India: WHO has supported immunization in the last 24 hours in Cuddalore District (Tamilnadu), Pondicherry and Karikal U.T. A total of 3,172 children have received measles vaccine, Polio OPV and Vitamin A. Orientation and microplanning completed in: Chennai, Kanyakumari, Nagapattim, Pudukottai, Thiruvallur, Thanjavur, and Villupurum Districts (TamilNadu).

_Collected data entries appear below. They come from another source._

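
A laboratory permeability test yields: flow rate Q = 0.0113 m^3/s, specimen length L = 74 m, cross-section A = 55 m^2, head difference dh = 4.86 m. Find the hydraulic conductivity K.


From K = Q*L / (A*dh):
Numerator: Q*L = 0.0113 * 74 = 0.8362.
Denominator: A*dh = 55 * 4.86 = 267.3.
K = 0.8362 / 267.3 = 0.003128 m/s.

0.003128


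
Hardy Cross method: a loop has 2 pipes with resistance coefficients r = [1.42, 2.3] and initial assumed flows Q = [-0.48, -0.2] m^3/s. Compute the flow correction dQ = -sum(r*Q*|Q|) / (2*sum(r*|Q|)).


Numerator terms (r*Q*|Q|): 1.42*-0.48*|-0.48| = -0.3272; 2.3*-0.2*|-0.2| = -0.092.
Sum of numerator = -0.4192.
Denominator terms (r*|Q|): 1.42*|-0.48| = 0.6816; 2.3*|-0.2| = 0.46.
2 * sum of denominator = 2 * 1.1416 = 2.2832.
dQ = --0.4192 / 2.2832 = 0.1836 m^3/s.

0.1836


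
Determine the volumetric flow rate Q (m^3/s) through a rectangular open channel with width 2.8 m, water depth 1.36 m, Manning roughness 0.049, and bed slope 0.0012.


For a rectangular channel, the cross-sectional area A = b * y = 2.8 * 1.36 = 3.81 m^2.
The wetted perimeter P = b + 2y = 2.8 + 2*1.36 = 5.52 m.
Hydraulic radius R = A/P = 3.81/5.52 = 0.6899 m.
Velocity V = (1/n)*R^(2/3)*S^(1/2) = (1/0.049)*0.6899^(2/3)*0.0012^(1/2) = 0.552 m/s.
Discharge Q = A * V = 3.81 * 0.552 = 2.102 m^3/s.

2.102


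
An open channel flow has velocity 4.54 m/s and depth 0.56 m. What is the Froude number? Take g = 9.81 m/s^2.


The Froude number is defined as Fr = V / sqrt(g*y).
g*y = 9.81 * 0.56 = 5.4936.
sqrt(g*y) = sqrt(5.4936) = 2.3438.
Fr = 4.54 / 2.3438 = 1.937.

1.937


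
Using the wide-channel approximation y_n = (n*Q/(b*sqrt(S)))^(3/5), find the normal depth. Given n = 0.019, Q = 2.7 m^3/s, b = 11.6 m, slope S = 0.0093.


We use the wide-channel approximation y_n = (n*Q/(b*sqrt(S)))^(3/5).
sqrt(S) = sqrt(0.0093) = 0.096437.
Numerator: n*Q = 0.019 * 2.7 = 0.0513.
Denominator: b*sqrt(S) = 11.6 * 0.096437 = 1.118669.
arg = 0.0459.
y_n = 0.0459^(3/5) = 0.1573 m.

0.1573


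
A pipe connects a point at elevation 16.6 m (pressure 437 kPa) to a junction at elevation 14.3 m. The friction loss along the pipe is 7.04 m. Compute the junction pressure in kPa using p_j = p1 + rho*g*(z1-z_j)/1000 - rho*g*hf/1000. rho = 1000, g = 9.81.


Junction pressure: p_j = p1 + rho*g*(z1 - z_j)/1000 - rho*g*hf/1000.
Elevation term = 1000*9.81*(16.6 - 14.3)/1000 = 22.563 kPa.
Friction term = 1000*9.81*7.04/1000 = 69.062 kPa.
p_j = 437 + 22.563 - 69.062 = 390.5 kPa.

390.5


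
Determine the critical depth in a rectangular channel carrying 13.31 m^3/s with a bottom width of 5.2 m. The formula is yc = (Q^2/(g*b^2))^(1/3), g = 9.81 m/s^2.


Using yc = (Q^2 / (g * b^2))^(1/3):
Q^2 = 13.31^2 = 177.16.
g * b^2 = 9.81 * 5.2^2 = 9.81 * 27.04 = 265.26.
Q^2 / (g*b^2) = 177.16 / 265.26 = 0.6679.
yc = 0.6679^(1/3) = 0.8741 m.

0.8741


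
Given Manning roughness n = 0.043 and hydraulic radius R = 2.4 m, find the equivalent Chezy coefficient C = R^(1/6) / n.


The Chezy coefficient relates to Manning's n through C = R^(1/6) / n.
R^(1/6) = 2.4^(1/6) = 1.157094.
C = 1.157094 / 0.043 = 26.91 m^(1/2)/s.

26.91


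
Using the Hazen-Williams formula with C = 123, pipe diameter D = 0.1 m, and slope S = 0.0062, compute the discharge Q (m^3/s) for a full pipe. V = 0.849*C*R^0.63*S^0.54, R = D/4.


For a full circular pipe, R = D/4 = 0.1/4 = 0.025 m.
V = 0.849 * 123 * 0.025^0.63 * 0.0062^0.54
  = 0.849 * 123 * 0.097882 * 0.064253
  = 0.6568 m/s.
Pipe area A = pi*D^2/4 = pi*0.1^2/4 = 0.0079 m^2.
Q = A * V = 0.0079 * 0.6568 = 0.0052 m^3/s.

0.0052


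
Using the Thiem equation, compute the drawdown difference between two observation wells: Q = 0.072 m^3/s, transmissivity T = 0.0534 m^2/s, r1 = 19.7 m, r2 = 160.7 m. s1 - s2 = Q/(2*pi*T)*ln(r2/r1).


Thiem equation: s1 - s2 = Q/(2*pi*T) * ln(r2/r1).
ln(r2/r1) = ln(160.7/19.7) = 2.0989.
Q/(2*pi*T) = 0.072 / (2*pi*0.0534) = 0.072 / 0.3355 = 0.2146.
s1 - s2 = 0.2146 * 2.0989 = 0.4504 m.

0.4504


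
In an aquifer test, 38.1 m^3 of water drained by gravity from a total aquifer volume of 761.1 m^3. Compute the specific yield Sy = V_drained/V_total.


Specific yield Sy = Volume drained / Total volume.
Sy = 38.1 / 761.1
   = 0.0501.

0.0501


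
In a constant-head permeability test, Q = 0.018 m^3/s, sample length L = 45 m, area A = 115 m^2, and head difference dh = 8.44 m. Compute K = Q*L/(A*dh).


From K = Q*L / (A*dh):
Numerator: Q*L = 0.018 * 45 = 0.81.
Denominator: A*dh = 115 * 8.44 = 970.6.
K = 0.81 / 970.6 = 0.000835 m/s.

0.000835


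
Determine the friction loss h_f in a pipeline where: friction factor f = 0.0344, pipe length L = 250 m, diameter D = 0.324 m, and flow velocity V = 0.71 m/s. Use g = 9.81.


Darcy-Weisbach equation: h_f = f * (L/D) * V^2/(2g).
f * L/D = 0.0344 * 250/0.324 = 26.5432.
V^2/(2g) = 0.71^2 / (2*9.81) = 0.5041 / 19.62 = 0.0257 m.
h_f = 26.5432 * 0.0257 = 0.682 m.

0.682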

Maldives: Four additional staff have strengthened the country office (logistics, three disease and surveillance experts). Five NEHKs have arrived providing emergency basic health needs for a total of 50,000 people for three months. Ten surgical kits are on the way.

Myanmar: WHO is involved in health coordination, information sharing and needs assessments with the Ministry of Health, UN agencies and NGOs through the UN-Disaster Preparedness and Management Group. WHO continues to provide the Ministry of Health, embassies and INGOs with regular updates and with the relevant WHO normative documents and technical assistance.

Through the Emergency Health Action Programme for South-East Asia, the financial requirements for WHO’s health response over the forthcoming six-months period is assessed at US$67 million. WHO thanks the Vienna Philharmonic Orchestra (cash) and the governments of the United Kingdom (DFID for cash and in-kind), Italy (in-kind), Switzerland (in-kind), France (cash), Norway (inkind), Canada (in-kind), China (in-kind) Finland (in cash) Germany (in kind) and Denmark (in-kind) for recent and early contributions. Expressions of support from individuals around the world are overwhelming.